En dehors de ses «tours», Nathalie ne m'agace que sur un point. Elle a toujours raison, et quoi de plus crispant que ça!

Ensemble, nous avons eu trois enfants, deux filles et un garçon. Je leur ai laissé faire ce qu'ils voulaient. Par ailleurs, je n'ai jamais renoncé à ma démarche de guetteur du futur. Au départ, je me suis servi de la science comme outil. J'estime à présent que les scientifiques ne sauveront pas le monde. Ils ne trouveront pas les bonnes solutions, ils ne feront qu'indiquer les dégâts provoqués par les mauvaises solutions.

Il est trop tard pour jouer les révolutionnaires.

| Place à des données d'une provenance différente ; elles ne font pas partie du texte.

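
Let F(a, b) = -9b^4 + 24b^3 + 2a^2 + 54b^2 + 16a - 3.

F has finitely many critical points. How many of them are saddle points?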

J'aurais dû apprendre à m'énerver et à tonner quand j'étais jeune. La colère est un don de naissance. Je laisse à d'autres, à ma fille aînée particulièrement vindicative et révoltée par exemple, le soin de poursuivre cette quête.

Professionnellement, je crois que j'ai eu tout ce que je voulais. J'ai été ce rat autonome que je rêvais de devenir. Pour ne pas avoir de subalternes ni de chefs, j'ai payé. Mais ça me semble normal. À mes enfants, j'ai dit: «Le plus beau cadeau que je puisse vous offrir, c'est de vous donner l'exemple d'un père heureux.»

Je suis heureux parce que j’ai rencontré Nathalie.

Je suis heureux parce que ma vie a été sans cesse renouvelée, pleine de surprises et pleine de remises en question qui m'ont contraint à évoluer.

Dans cet hôpital, je me délabre. Je sais que grâce aux nouvelles conquêtes de la médecine je pourrais vivre plus longtemps, mais je n'ai plus envie de me battre, même contre des microbes. Ils ont fini par gagner la guerre contre mes lymphocytes. Ils ne se prélasseront pas dans mon intestin.